I always wondered how they could function on so little sleep and still do so much training in the pool. But looking at Ruby’s Instagram page with her medals displayed proudly and sharing her PBs—it’s easy to see that all that dedication was worth it.
“Back in the early days, I only trained twice a week with some competitions on the weekend,” Ruby explains, even though it seemed like a lot more to me back when I woke up to way-too-early-in-the-morning texts, to her it’s nothing compared to the level of training she does now. Fast forward to the present, Ruby trains on a 21-day cycle —17 days straight and then four days off.
Ruby Storm is currently one of the youngest members of the Australian Dolphins swim team and is off to her first Paralympic Games. Success hasn’t been unfamiliar to Ruby as she already carries more than a few medals under her belt. Ruby won the 200m freestyle event at the 2018 Para Pan Pac trials and collected medals in all her 10 events at national champs, a silver medal in 200m freestyle at the 2019 World Para Swimming World Series and a bronze in the Mixed 4x100m Freestyle Relay (S14) World Para Championship team in 2019. But like most future Olympians, there’s one particular medal on Ruby’s mind.
“My motivation is to achieve a gold medal at the Paralympics.”
Even before the impacts of COVID-19 put a worldwide pause on a number of sports, Tokyo was still seen as a possibility for this young swimmer. A pandemic wasn’t going to distract her from her Paralympic dream and take away all those early mornings and late nights.
“After making the Worlds 2019 team, it brought my goal forward to make the Paralympics. I initially was aiming to make it to Paris in 2024, but swimming at an international level in 2019 made me think I could possibly make the team for Tokyo.”
Ruby received a scholarship with the Para High-Performance Squad at the USC Spartans in 2020 and moved to the Sunshine Coast in October to continue her training through the COVID-19 pandemic. To accept the scholarship and opportunity to keep training, Ruby had to say goodbye to home and move in with a host family.
“I didn’t know them before I arrived on the Sunshine Coast. But they were very kind to me.” This was a big step for Ruby — but it wasn’t long before her mum, sister and younger brother arrived in December to be with her and continue their support of the star swimmer. However, Ruby had to leave behind her precious puppy in Traralgon. The beloved pet was the product of a deal made with Ruby’s parents before the 2019 London World Para Swimming Championships.
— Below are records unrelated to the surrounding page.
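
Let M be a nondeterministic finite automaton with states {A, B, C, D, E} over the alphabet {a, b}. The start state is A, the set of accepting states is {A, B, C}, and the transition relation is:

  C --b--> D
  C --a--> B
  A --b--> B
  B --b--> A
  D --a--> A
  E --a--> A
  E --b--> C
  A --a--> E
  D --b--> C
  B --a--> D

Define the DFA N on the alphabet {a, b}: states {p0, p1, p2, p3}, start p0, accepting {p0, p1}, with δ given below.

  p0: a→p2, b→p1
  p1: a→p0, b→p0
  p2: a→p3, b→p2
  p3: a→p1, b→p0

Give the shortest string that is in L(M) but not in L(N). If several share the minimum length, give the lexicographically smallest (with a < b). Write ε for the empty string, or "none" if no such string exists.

The string aa is accepted by M but not by N.
No shorter string lies in the difference, and aa is the lexicographically first length-2 string in L(M) \ L(N).

aa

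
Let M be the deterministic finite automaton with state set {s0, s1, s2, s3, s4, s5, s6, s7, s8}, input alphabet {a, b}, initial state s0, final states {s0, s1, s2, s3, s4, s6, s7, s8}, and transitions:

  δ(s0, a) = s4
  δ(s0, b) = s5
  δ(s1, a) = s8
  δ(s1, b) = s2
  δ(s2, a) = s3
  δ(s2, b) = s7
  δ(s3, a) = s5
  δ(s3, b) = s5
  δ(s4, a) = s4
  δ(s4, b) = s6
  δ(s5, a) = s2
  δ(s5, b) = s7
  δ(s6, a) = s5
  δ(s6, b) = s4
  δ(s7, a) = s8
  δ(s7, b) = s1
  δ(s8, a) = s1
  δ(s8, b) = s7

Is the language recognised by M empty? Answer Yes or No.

The empty string ε is accepted: the run s0 ends in the accepting state s0.
Since at least one string is accepted, L(M) is not empty.

No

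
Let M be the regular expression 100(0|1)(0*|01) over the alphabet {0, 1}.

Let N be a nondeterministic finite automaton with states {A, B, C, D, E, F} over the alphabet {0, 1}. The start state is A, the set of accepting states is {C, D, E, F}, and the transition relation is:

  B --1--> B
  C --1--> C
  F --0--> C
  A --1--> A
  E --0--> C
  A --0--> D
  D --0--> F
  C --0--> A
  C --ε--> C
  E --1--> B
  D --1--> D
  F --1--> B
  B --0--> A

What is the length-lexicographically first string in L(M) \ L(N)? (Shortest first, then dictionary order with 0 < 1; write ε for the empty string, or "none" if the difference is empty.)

The string 1001 is accepted by M but not by N.
No shorter string lies in the difference, and 1001 is the lexicographically first length-4 string in L(M) \ L(N).

1001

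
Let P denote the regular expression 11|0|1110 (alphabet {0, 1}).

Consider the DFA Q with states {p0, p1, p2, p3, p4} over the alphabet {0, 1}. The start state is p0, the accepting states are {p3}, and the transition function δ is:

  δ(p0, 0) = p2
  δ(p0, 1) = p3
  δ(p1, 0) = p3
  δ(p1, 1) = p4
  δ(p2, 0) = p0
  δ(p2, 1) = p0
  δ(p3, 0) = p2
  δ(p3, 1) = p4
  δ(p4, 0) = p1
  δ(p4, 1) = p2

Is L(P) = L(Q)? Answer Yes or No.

No

The string 0 is accepted by P but rejected by Q.
So L(P) ≠ L(Q).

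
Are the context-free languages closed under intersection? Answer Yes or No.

{aⁿbⁿcᵐ : m,n≥0} and {aᵐbⁿcⁿ : m,n≥0} are both context-free, but their intersection {aⁿbⁿcⁿ : n≥0} is not (pumping lemma).

No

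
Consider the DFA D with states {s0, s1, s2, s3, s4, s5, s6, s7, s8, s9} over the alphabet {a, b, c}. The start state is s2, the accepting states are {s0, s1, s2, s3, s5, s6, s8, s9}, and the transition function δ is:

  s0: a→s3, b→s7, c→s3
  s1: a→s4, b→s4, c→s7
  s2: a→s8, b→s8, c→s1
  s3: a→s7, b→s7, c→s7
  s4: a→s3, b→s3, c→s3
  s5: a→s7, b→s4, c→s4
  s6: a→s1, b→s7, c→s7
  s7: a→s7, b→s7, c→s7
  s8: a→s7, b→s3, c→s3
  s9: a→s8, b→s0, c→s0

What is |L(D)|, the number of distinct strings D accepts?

14

The useful subgraph on states {s1, s2, s3, s4, s8} is acyclic, so L(D) is finite; the longest accepting path visits 4 useful states, giving maximum string length 3.
Counting accepting paths from s2 by length: 1 of length 0, 3 of length 1, 4 of length 2, 6 of length 3. Total 14.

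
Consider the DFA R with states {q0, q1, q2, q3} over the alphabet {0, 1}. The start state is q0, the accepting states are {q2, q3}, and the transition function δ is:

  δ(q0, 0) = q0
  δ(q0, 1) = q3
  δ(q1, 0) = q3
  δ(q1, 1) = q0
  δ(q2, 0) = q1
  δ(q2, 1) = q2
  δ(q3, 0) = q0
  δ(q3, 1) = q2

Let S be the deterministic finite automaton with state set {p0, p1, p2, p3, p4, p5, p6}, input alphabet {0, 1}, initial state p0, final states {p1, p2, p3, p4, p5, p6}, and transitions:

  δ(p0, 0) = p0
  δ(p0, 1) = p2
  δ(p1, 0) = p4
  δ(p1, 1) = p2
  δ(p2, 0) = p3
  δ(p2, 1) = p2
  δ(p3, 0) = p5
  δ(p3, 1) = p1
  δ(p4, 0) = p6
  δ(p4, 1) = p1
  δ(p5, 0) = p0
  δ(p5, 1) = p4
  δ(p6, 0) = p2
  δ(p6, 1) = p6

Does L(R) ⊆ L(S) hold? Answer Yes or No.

Exploring the product automaton R × S from the start pair (q0, p0), following both machines on each input symbol, reaches 21 state pairs: (q0, p0), (q3, p2), (q0, p3), (q2, p2), (q0, p5), (q3, p1), (q1, p3), (q3, p4), (q0, p4), (q3, p5), (q0, p1), (q0, p6), (q2, p1), (q2, p4), (q0, p2), (q3, p6), (q1, p4), (q1, p6), (q2, p6), (q1, p2), (q3, p3).
R accepts in {q2, q3} and S accepts in {p1, p2, p3, p4, p5, p6}. The reachable pairs whose R-component is accepting are (q3, p2), (q2, p2), (q3, p1), (q3, p4), (q3, p5), (q2, p1), (q2, p4), (q3, p6), (q2, p6), (q3, p3); in each of them the S-component is accepting too, so the product for L(R) \ L(S) (R-component accepting, S-component rejecting) has no reachable accepting pair and the difference is empty.
Hence every string in L(R) is also in L(S).

Yes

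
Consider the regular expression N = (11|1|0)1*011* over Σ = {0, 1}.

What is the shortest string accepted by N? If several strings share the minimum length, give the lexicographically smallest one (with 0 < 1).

001

By inspection of the expression, no string of length less than 3 matches, and 001 is the lexicographically first match of length 3.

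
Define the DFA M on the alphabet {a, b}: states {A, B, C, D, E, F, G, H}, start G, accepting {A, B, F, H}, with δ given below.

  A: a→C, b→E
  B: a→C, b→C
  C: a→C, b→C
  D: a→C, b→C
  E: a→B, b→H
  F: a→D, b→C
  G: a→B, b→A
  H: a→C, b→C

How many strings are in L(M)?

The useful subgraph on states {A, B, E, G, H} is acyclic, so L(M) is finite; the longest accepting path visits 4 useful states, giving maximum string length 3.
Counting accepting paths from G by length: 2 of length 1, 2 of length 3. Total 4.

4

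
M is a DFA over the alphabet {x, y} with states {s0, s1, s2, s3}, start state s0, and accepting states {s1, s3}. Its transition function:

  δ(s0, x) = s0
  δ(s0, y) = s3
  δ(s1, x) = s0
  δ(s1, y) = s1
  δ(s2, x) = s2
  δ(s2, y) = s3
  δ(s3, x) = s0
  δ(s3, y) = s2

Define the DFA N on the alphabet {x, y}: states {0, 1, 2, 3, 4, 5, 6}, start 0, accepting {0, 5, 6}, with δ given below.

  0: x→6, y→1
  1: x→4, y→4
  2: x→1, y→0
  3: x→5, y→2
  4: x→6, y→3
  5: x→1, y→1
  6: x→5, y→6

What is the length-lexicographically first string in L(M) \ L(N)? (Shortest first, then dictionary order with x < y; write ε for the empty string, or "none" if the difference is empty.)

y

The string y is accepted by M but not by N.
No shorter string lies in the difference, and y is the lexicographically first length-1 string in L(M) \ L(N).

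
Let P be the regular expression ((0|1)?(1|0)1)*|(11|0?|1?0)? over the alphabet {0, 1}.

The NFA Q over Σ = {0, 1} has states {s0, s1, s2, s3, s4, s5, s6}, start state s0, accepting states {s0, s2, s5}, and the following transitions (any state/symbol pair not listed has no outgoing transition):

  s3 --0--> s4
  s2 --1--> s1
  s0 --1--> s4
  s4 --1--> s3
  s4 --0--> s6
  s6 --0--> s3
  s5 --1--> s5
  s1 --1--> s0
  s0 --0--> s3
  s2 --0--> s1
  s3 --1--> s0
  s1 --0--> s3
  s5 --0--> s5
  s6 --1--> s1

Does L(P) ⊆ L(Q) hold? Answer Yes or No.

The string 0 is in L(P) but not in L(Q).
So L(P) ⊄ L(Q).

No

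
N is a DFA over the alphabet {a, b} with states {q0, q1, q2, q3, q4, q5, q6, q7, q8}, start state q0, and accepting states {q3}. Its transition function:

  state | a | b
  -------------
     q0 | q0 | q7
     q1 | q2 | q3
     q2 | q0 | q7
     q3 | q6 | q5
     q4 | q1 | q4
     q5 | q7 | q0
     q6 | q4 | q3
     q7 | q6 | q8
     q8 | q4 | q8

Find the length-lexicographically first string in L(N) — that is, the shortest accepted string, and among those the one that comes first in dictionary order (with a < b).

A breadth-first search from q0 reaches an accepting state first via the path q0 → q7 → q6 → q3 on input bab.
No string of length < 3 is accepted (BFS exhausts all shorter strings without reaching an accepting state), and bab is the lexicographically least accepting string of length 3.

bab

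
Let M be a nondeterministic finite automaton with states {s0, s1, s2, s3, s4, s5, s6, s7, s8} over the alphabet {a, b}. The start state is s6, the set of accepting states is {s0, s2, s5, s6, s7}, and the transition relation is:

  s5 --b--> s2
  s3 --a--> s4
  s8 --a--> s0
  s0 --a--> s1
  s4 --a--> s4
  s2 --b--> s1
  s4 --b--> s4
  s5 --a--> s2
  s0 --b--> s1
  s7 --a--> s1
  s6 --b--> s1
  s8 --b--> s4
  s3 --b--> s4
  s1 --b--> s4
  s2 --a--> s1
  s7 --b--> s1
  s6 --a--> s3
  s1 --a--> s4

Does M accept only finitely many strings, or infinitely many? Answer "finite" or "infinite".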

“Ruby made a bet with mum and dad before she left,” her sister Issie explained.
“If she won a medal in London, mum and dad will let her get a dog.”
I remember this story from 2019 and we all giggled about it back then when the deal was made. When I think of Ruby in the years since, this is the story I remember most, as behind the laughter, we all knew that Ruby was more than capable of greatness. And she won the medal to prove it. If Ruby’s motivation for London was her promised pup, just imagine the motivation she has leading into these Paralympics.
All eyes are on her as the Tokyo 2020 Paralympics competition begins on the 25th of August. Although the COVID-19 restrictions have caused some nerves, Ruby’s first and favourite event is the 100m butterfly, which is keeping her grounded.
“I am probably best at butterfly,” she admits. “My favourite strokes are butterfly and freestyle.”
Her coach Nathan Doyle has told her to “have fun”, which I’m sure she’ll be able to do when she is swimming her heart out in the strokes she loves, living her Paralympic dream with Australia cheering her on.